Optimized factories run better, get you to the next goal fast, and are easier to fix when something was hooked up wrong.
But that still doesn't explain why people go sideways. At some point, it stops being about making the goals, and starts being about trying to achieve aesthetics. A machine for living in; structural elegance not just for what it achieves in game play terms, but for its own sake.
Because honestly, all the function is achieved if you never add walls. You can lay stuff out on platforms on the ground and it works just fine. Walls are...an excess. The only thing they do is make you happier.
Well, I did find a new reason. Spiders! This isn't a base defense game but there are some annoying creatures. The spiders...those things are the most horrifying thing I've ever met in a video game, and I've played
Alien Isolation and
Dead Space.
And they are around some of the advanced resources. So I started building hermetic; throwing up walls, putting in doors and even airlock-style anterooms, running long enclosed corridors instead of just a catwalk.
There's a whole play style of building platforms high in the air, and going down just low enough to drop a mining rig, at which point you bring the goodies back up into the safe, safe sky. Like everything in this game, the environment is very present. Even when things aren't trying to kill you, it can be wet and miserable and the dripping jungle (depending on which biome you are in!) is filled with strange and disturbing sounds.
Having a roof over your head is satisfying on a deep visceral level. Having a nice habitat with doors and lights and viewing all that through the safety of a window is wonderful. So base building, too, becomes enjoyable.
And also. It is a game that is always changing the paradigm. Not just adding new challenges. At various points in the game the entire feel of the loop shifts. In early game it is all about finding resources. But then power becomes a problem, and more and more the machines are easy, but getting power for them isn't. In the later parts of the game the resources are spread further and further across the map, meaning you have to invest in transportation infrastructure; both to move the resources, but also to move you.
Every solution has by design things that keep it from being fully optimal. Trucks run out of gas. Trains get their AI locked up over complicated crossings. Conveyor belts are relatively slow. And the human transport is also full of compromise.
At the moment, I've been staying away from trains and using roads. Downside is building roads is much harder and slower than building rail lines. (Although a nice looking rail line is at least the same effort). Hypertubes are slightly slower than driving but have the advantage of being the only real "public transit" option where you don't have to keep going back to where you parked.
And in the very small scale, I've started putting moving walkways in some of my buildings. Those are a hack of the conveyor belts and only speed up the process of getting across a factory floor by a little.
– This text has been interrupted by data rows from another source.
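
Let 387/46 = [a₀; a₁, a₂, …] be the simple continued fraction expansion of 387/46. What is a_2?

2

387 ÷ 46 → quotient 8, remainder 19
46 ÷ 19 → quotient 2, remainder 8
19 ÷ 8 → quotient 2, remainder 3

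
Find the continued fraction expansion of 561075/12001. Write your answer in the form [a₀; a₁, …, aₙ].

[46; 1, 3, 26, 3, 3, 11]

Apply division with remainder until the remainder is 0:
⌊561075/12001⌋ = 46, remainder 9029
⌊12001/9029⌋ = 1, remainder 2972
⌊9029/2972⌋ = 3, remainder 113
⌊2972/113⌋ = 26, remainder 34
⌊113/34⌋ = 3, remainder 11
⌊34/11⌋ = 3, remainder 1
⌊11/1⌋ = 11, remainder 0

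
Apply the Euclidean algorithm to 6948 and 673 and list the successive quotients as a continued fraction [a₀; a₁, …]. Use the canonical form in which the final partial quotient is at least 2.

[10; 3, 11, 2, 9]

6948 = 10·673 + 218, so a_0 = 10
673 = 3·218 + 19, so a_1 = 3
218 = 11·19 + 9, so a_2 = 11
19 = 2·9 + 1, so a_3 = 2
9 = 9·1 + 0, so a_4 = 9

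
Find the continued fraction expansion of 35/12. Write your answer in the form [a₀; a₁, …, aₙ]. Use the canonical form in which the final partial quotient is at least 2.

[2; 1, 11]

Repeatedly divide and take the remainder:
35 = 2·12 + 11, so a_0 = 2
12 = 1·11 + 1, so a_1 = 1
11 = 11·1 + 0, so a_2 = 11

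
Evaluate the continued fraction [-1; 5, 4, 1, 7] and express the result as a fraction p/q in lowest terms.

-164/203

Use the convergent recurrence hₖ = aₖ·hₖ₋₁ + hₖ₋₂ (and likewise for the denominators kₖ):
a_0 = -1: -1/1
a_1 = 5: -4/5
a_2 = 4: -17/21
a_3 = 1: -21/26
a_4 = 7: -164/203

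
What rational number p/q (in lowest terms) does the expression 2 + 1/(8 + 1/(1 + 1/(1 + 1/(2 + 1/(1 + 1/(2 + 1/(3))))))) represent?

a_0 = 2: 2/1
a_1 = 8: 17/8
a_2 = 1: 19/9
a_3 = 1: 36/17
a_4 = 2: 91/43
a_5 = 1: 127/60
a_6 = 2: 345/163
a_7 = 3: 1162/549

1162/549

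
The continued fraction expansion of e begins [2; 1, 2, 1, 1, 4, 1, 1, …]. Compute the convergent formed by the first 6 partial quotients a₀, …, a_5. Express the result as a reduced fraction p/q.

87/32

Start with 4.
1 + 1/(4/1) = 1 + 1/4 = 5/4
1 + 1/(5/4) = 1 + 4/5 = 9/5
2 + 1/(9/5) = 2 + 5/9 = 23/9
1 + 1/(23/9) = 1 + 9/23 = 32/23
2 + 1/(32/23) = 2 + 23/32 = 87/32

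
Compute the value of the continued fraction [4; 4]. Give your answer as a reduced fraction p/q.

Start with 4.
4 + 1/(4/1) = 4 + 1/4 = 17/4

17/4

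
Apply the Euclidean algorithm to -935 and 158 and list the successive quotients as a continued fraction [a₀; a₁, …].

⌊-935/158⌋ = -6, remainder 13
⌊158/13⌋ = 12, remainder 2
⌊13/2⌋ = 6, remainder 1
⌊2/1⌋ = 2, remainder 0

[-6; 12, 6, 2]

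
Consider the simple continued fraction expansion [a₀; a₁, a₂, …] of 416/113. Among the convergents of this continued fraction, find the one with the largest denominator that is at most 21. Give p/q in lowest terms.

11/3

List convergents until the denominator exceeds the bound:
a_0 = 3: 3/1  (≤ bound)
a_1 = 1: 4/1  (≤ bound)
a_2 = 2: 11/3  (≤ bound)
a_3 = 7: 81/22  (> 21, stop)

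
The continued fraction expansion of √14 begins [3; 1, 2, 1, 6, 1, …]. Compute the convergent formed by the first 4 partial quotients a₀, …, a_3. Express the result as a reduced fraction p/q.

15/4

Compute successive convergents:
a_0 = 3: 3/1
a_1 = 1: 4/1
a_2 = 2: 11/3
a_3 = 1: 15/4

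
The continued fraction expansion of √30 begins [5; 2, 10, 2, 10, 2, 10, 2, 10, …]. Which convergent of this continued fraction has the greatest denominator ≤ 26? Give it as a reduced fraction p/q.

115/21

a_0 = 5: 5/1  (≤ bound)
a_1 = 2: 11/2  (≤ bound)
a_2 = 10: 115/21  (≤ bound)
a_3 = 2: 241/44  (> 26, stop)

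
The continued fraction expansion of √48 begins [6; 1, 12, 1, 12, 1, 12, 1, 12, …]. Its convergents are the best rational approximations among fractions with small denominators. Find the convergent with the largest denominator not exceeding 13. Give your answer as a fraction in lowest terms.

a_0 = 6: 6/1  (≤ bound)
a_1 = 1: 7/1  (≤ bound)
a_2 = 12: 90/13  (≤ bound)
a_3 = 1: 97/14  (> 13, stop)

90/13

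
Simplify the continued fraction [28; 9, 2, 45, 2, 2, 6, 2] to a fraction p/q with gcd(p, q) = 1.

1690479/60148

a_0 = 28: 28/1
a_1 = 9: 253/9
a_2 = 2: 534/19
a_3 = 45: 24283/864
a_4 = 2: 49100/1747
a_5 = 2: 122483/4358
a_6 = 6: 783998/27895
a_7 = 2: 1690479/60148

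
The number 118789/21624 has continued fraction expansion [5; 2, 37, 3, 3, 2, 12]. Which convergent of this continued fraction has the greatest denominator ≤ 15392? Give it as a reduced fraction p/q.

List convergents until the denominator exceeds the bound:
a_0 = 5: 5/1  (≤ bound)
a_1 = 2: 11/2  (≤ bound)
a_2 = 37: 412/75  (≤ bound)
a_3 = 3: 1247/227  (≤ bound)
a_4 = 3: 4153/756  (≤ bound)
a_5 = 2: 9553/1739  (≤ bound)
a_6 = 12: 118789/21624  (> 15392, stop)

9553/1739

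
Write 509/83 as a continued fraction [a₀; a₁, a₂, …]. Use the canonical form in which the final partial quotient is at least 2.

509 = 6·83 + 11, so a_0 = 6
83 = 7·11 + 6, so a_1 = 7
11 = 1·6 + 5, so a_2 = 1
6 = 1·5 + 1, so a_3 = 1
5 = 5·1 + 0, so a_4 = 5

[6; 7, 1, 1, 5]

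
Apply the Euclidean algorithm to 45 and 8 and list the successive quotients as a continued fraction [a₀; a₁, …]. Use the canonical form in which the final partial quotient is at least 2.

[5; 1, 1, 1, 2]

Repeatedly divide and take the remainder:
45 ÷ 8 → quotient 5, remainder 5
8 ÷ 5 → quotient 1, remainder 3
5 ÷ 3 → quotient 1, remainder 2
3 ÷ 2 → quotient 1, remainder 1
2 ÷ 1 → quotient 2, remainder 0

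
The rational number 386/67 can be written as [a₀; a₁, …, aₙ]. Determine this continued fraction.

Repeatedly divide and take the remainder:
386 ÷ 67 → quotient 5, remainder 51
67 ÷ 51 → quotient 1, remainder 16
51 ÷ 16 → quotient 3, remainder 3
16 ÷ 3 → quotient 5, remainder 1
3 ÷ 1 → quotient 3, remainder 0

[5; 1, 3, 5, 3]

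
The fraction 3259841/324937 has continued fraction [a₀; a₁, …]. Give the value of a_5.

3259841 = 10·324937 + 10471, so a_0 = 10
324937 = 31·10471 + 336, so a_1 = 31
10471 = 31·336 + 55, so a_2 = 31
336 = 6·55 + 6, so a_3 = 6
55 = 9·6 + 1, so a_4 = 9
6 = 6·1 + 0, so a_5 = 6

6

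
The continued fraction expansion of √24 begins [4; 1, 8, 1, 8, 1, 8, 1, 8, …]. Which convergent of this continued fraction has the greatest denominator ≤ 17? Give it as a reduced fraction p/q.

49/10

List convergents until the denominator exceeds the bound:
a_0 = 4: 4/1  (≤ bound)
a_1 = 1: 5/1  (≤ bound)
a_2 = 8: 44/9  (≤ bound)
a_3 = 1: 49/10  (≤ bound)
a_4 = 8: 436/89  (> 17, stop)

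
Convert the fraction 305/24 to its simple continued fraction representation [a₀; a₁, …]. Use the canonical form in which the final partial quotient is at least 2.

[12; 1, 2, 2, 3]

Repeatedly divide and take the remainder:
305 ÷ 24 → quotient 12, remainder 17
24 ÷ 17 → quotient 1, remainder 7
17 ÷ 7 → quotient 2, remainder 3
7 ÷ 3 → quotient 2, remainder 1
3 ÷ 1 → quotient 3, remainder 0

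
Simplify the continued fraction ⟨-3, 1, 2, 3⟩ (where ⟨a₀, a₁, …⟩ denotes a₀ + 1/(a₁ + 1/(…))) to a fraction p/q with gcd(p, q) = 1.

a_0 = -3: -3/1
a_1 = 1: -2/1
a_2 = 2: -7/3
a_3 = 3: -23/10

-23/10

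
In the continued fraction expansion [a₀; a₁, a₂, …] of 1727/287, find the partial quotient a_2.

1727 = 6·287 + 5, so a_0 = 6
287 = 57·5 + 2, so a_1 = 57
5 = 2·2 + 1, so a_2 = 2

2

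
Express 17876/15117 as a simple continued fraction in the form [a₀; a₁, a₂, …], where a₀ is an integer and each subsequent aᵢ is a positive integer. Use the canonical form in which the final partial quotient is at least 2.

Repeatedly divide and take the remainder:
17876 = 1·15117 + 2759, so a_0 = 1
15117 = 5·2759 + 1322, so a_1 = 5
2759 = 2·1322 + 115, so a_2 = 2
1322 = 11·115 + 57, so a_3 = 11
115 = 2·57 + 1, so a_4 = 2
57 = 57·1 + 0, so a_5 = 57

[1; 5, 2, 11, 2, 57]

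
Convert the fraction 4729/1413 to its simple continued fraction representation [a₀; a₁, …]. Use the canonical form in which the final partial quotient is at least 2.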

A last thing. I've tried a couple times to make a clean start of things. I hate that I have abandoned factories littering the landscape, cobbled-up solutions standing in for a dedicated factory, and so on. But the progressive unlocking of builds makes this necessary. You do have to strew equipment across the grass in early game, because as much as you might know you want to arrange them neatly on a grid, you have to do a bunch of building before you get that grid.